Just like the Dṛg-Dṛśya-Viveka the Vedantasara adds samadhi to the triad of sravana ('hearing'), manana ('reflection') and nididhyasana ('repeated meditation').

==Contents==
The Vedantasara is divided into six chapters and contains 227 verses.

- Chapter I has thirty-one verses dealing with the preliminaries that begin with an Introductory Prayer and immediately thereafter takes up for discussion the Subject-matter of Vedanta, the Qualifications for the study of Vedanta and the Necessity of a Guru. Advayānanda was the Guru of Sadānanda. Vedanta is the evidence of the Upanishads, the Brahma Sutras and the various commentaries on these texts and the Bhagavad Gita. The Nitya (daily), Naimittika (occasional) and Prayscitta (purifying) works purify the mind, Upasanas are not karmas, the former lead to the Pitruloka and the latter, to the Satyaloka.

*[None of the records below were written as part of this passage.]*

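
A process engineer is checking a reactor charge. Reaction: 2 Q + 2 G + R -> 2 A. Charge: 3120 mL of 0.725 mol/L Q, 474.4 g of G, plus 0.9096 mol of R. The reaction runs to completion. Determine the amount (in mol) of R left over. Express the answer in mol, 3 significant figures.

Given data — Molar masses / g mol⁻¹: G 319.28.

0.167 mol

n(Q) = 0.725 × 3120/1000 = 2.262 mol
n(G) = 474.4 / 319.28 = 1.486 mol
n(R) = 0.9096 mol
n/ν for Q = 2.262/2 = 1.131
n/ν for G = 1.486/2 = 0.7430
n/ν for R = 0.9096/1 = 0.9096
Smallest n/ν is G → limiting reagent.
R consumed = (1/2) × 1.486 = 0.7430 mol
R remaining = 0.9096 − 0.7430 = 0.1666 mol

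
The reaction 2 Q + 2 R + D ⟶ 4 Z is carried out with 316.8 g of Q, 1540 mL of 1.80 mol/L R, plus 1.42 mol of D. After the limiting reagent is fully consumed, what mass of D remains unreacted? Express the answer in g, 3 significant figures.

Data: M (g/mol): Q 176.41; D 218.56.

n(Q) = 316.8 / 176.41 = 1.796 mol
n(R) = 1.80 × 1540/1000 = 2.772 mol
n(D) = 1.420 mol
n/ν → Q: 0.8980, R: 1.386, D: 1.420; Q is limiting.
D consumed = (1/2) × 1.796 = 0.8980 mol
D remaining = 1.420 − 0.8980 = 0.5220 mol
mass = 0.5220 × 218.56 = 114.1 g

114 g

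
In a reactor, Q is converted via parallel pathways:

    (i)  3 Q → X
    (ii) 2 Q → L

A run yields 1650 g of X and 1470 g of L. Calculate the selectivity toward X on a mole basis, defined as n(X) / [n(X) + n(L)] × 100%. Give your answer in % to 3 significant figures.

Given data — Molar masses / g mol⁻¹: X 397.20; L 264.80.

n(X) = 1650 / 397.20 = 4.154 mol
n(L) = 1470 / 264.80 = 5.551 mol
selectivity = 4.154/(4.154+5.551) × 100 = 42.80 %

42.8 %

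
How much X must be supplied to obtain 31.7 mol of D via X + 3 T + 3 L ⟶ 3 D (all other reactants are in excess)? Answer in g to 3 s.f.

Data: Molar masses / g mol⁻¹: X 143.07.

n(D) = 31.70 mol
n(X) = (1/3) × 31.70 = 10.57 mol
mass = 10.57 × 143.07 = 1512 g

1510 g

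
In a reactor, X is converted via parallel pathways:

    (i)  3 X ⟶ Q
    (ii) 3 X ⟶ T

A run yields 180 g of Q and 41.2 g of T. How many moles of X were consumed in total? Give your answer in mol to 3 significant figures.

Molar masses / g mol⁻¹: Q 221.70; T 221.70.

2.99 mol

n(Q) = 180 / 221.70 = 0.8119 mol
n(T) = 41.2 / 221.70 = 0.1858 mol
n(X) via (i) = (3/1)×0.8119 = 2.436 mol
n(X) via (ii) = (3/1)×0.1858 = 0.5574 mol
total n(X) = 2.436 + 0.5574 = 2.993 mol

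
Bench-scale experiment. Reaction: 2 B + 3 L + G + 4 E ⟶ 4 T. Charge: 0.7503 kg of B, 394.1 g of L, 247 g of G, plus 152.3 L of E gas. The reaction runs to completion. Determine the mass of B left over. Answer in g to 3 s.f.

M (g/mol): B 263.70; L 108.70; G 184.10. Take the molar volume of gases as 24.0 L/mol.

n(B) = 0.7503×1000 / 263.70 = 2.845 mol
n(L) = 394.1 / 108.70 = 3.626 mol
n(G) = 247.0 / 184.10 = 1.342 mol
n(E) = 152.3 / 24.0 = 6.346 mol
n/ν for B = 2.845/2 = 1.423
n/ν for L = 3.626/3 = 1.209
n/ν for G = 1.342/1 = 1.342
n/ν for E = 6.346/4 = 1.587
Smallest n/ν is L → limiting reagent.
B consumed = (2/3) × 3.626 = 2.417 mol
B remaining = 2.845 − 2.417 = 0.4280 mol
mass = 0.4280 × 263.70 = 112.9 g

113 g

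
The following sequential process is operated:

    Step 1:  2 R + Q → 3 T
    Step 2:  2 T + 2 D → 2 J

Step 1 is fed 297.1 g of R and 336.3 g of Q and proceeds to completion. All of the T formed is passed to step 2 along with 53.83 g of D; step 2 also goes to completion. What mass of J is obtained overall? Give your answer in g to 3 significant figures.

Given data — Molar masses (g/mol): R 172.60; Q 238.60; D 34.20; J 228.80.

Step 1:
n(R) = 297.1 / 172.60 = 1.721 mol
n(Q) = 336.3 / 238.60 = 1.409 mol
n/ν for R = 1.721/2 = 0.8605
n/ν for Q = 1.409/1 = 1.409
Smallest n/ν is R → limiting reagent.
n(T) produced = (3/2) × 1.721 = 2.582 mol
Step 2:
n(T) available = 2.582 mol
n(D) = 53.83 / 34.20 = 1.574 mol
n/ν for T = 2.582/2 = 1.291
n/ν for D = 1.574/2 = 0.7870
Smallest n/ν is D → limiting reagent.
n(J) = (2/2) × 1.574 = 1.574 mol
mass = 1.574 × 228.80 = 360.1 g

360 g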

- Chapter II has ninety verses dealing with Adhyasa, i.e. Superimposition, which is the superimposition of the unreal on the real due to ignorance, its individual and collective aspects, the nature of Turiya, the experience of pure consciousness, the extensions of Ignorance, the nature of the Subtle Bodies, the nature of the Gross Bodies and the Limit of Superimposition. Sadananda explains why the characteristic of ignorance is its very unintelligibleness, that it is without support and contradictory to all reasoning.
- Chapter III has fifteen verses and takes up for discussion the Jiva and Superimposition with a view to establishment of the true nature of the Self (Brahman), and in that context discusses the views of the Carvakas, of the Buddhists, of the Mimamsakas and the Sunyavadins, the followers of Nāgārjuna. The Self is too subtle for ordinary understanding, the views of other differing schools gradually train the mind to dwell on finer and finer aspects of the Self.

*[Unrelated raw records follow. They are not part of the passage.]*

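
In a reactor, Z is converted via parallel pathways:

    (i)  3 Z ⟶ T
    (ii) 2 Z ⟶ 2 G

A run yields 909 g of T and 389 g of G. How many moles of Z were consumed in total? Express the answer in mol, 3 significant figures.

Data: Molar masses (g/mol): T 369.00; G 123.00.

10.6 mol

n(T) = 909 / 369.00 = 2.463 mol
n(G) = 389 / 123.00 = 3.163 mol
n(Z) via (i) = (3/1)×2.463 = 7.389 mol
n(Z) via (ii) = (2/2)×3.163 = 3.163 mol
total n(Z) = 7.389 + 3.163 = 10.55 mol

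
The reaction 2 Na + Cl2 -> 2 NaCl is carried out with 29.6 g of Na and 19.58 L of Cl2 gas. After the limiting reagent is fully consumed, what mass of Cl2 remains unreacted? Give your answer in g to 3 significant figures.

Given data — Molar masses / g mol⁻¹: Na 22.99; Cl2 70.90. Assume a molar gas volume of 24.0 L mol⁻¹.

n(Na) = 29.60 / 22.99 = 1.288 mol
n(Cl2) = 19.58 / 24.0 = 0.8158 mol
n/ν for Na = 1.288/2 = 0.6440
n/ν for Cl2 = 0.8158/1 = 0.8158
Smallest n/ν is Na → limiting reagent.
Cl2 consumed = (1/2) × 1.288 = 0.6440 mol
Cl2 remaining = 0.8158 − 0.6440 = 0.1718 mol
mass = 0.1718 × 70.90 = 12.18 g

12.2 g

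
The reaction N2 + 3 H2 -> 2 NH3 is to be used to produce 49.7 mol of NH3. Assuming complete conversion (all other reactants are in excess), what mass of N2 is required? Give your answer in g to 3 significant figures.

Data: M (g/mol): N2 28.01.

n(NH3) = 49.70 mol
n(N2) = (1/2) × 49.70 = 24.85 mol
mass = 24.85 × 28.01 = 696.0 g

696 g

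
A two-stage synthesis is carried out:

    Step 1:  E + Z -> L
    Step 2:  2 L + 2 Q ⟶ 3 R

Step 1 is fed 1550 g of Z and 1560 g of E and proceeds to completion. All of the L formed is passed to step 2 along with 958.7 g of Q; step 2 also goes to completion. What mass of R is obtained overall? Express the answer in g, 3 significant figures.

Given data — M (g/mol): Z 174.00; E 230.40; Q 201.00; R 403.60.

Step 1:
n(Z) = 1550 / 174.00 = 8.908 mol
n(E) = 1560 / 230.40 = 6.771 mol
n/ν for Z = 8.908/1 = 8.908
n/ν for E = 6.771/1 = 6.771
Smallest n/ν is E → limiting reagent.
n(L) produced = (1/1) × 6.771 = 6.771 mol
Step 2:
n(L) available = 6.771 mol
n(Q) = 958.7 / 201.00 = 4.770 mol
n/ν for L = 6.771/2 = 3.386
n/ν for Q = 4.770/2 = 2.385
Smallest n/ν is Q → limiting reagent.
n(R) = (3/2) × 4.770 = 7.155 mol
mass = 7.155 × 403.60 = 2888 g

2890 g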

- Chapter IV has forty-four verses dealing exclusively with De-superimposition, going back into the Final Cause, the meaning of "Thou art That" (Tat Tvam Asi) and "I am Brahman" (Aham Brahman Asmi). Truth does not become known till it is made to reveal itself. Sadananda explains that because it is impossible to conceive the same word as indicating a part of its own meaning as well as the meaning of another word, and when the meaning is directly expressed by the other word it does not require the application of Lakshana to the first word to indicate it.
- Chapter V has thirty-five verses and prescribes the Steps to Self-Realization, lays emphasis on the Study of Vedantic texts, explains Reflection and Meditation, Samadhi and its nature and varieties, Samadhi and Sleep, The Eightfold Practice and the Obstacles to Samadhi and their Removal.

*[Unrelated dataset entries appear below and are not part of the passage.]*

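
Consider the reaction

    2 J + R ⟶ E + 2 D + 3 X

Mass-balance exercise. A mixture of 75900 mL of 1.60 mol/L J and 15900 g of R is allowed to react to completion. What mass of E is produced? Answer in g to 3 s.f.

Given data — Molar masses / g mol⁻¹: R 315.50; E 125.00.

n(J) = 1.60 × 75900/1000 = 121.4 mol
n(R) = 15900 / 315.50 = 50.40 mol
n/ν for J = 121.4/2 = 60.70
n/ν for R = 50.40/1 = 50.40
Smallest n/ν is R → limiting reagent.
n(E) = (1/1) × 50.40 = 50.40 mol
mass = 50.40 × 125.00 = 6300 g

6300 g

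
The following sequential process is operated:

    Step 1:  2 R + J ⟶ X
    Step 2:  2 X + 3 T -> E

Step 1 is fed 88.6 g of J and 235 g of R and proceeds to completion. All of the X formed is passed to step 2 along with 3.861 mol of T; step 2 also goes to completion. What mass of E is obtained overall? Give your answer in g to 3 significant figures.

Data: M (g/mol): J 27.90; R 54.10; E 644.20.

700 g

Step 1:
n(J) = 88.60 / 27.90 = 3.176 mol
n(R) = 235.0 / 54.10 = 4.344 mol
n/ν for J = 3.176/1 = 3.176
n/ν for R = 4.344/2 = 2.172
Smallest n/ν is R → limiting reagent.
n(X) produced = (1/2) × 4.344 = 2.172 mol
Step 2:
n(X) available = 2.172 mol
n(T) = 3.861 mol
n/ν for X = 2.172/2 = 1.086
n/ν for T = 3.861/3 = 1.287
Smallest n/ν is X → limiting reagent.
n(E) = (1/2) × 2.172 = 1.086 mol
mass = 1.086 × 644.20 = 699.6 g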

- Chapter VI has twelve verses which deal with the Jivanmukta (liberated being), the Characteristics of the Jivanmukta and the Attainment of Kaivalya or Absoluteness.

==Commentaries==
The earliest commentaries on Vedantasara of Sadananda, that incorporates pre-Sankara, Sankara and post-Sankara teachings, are Subodhini written in 1588 A.D. by Nrisimhasaraswati of Varanasi, Balabodhini by Apadeva, the renowned authority on Purva Mimamsa, and Vidvanmanoranjani by Ramatirtha.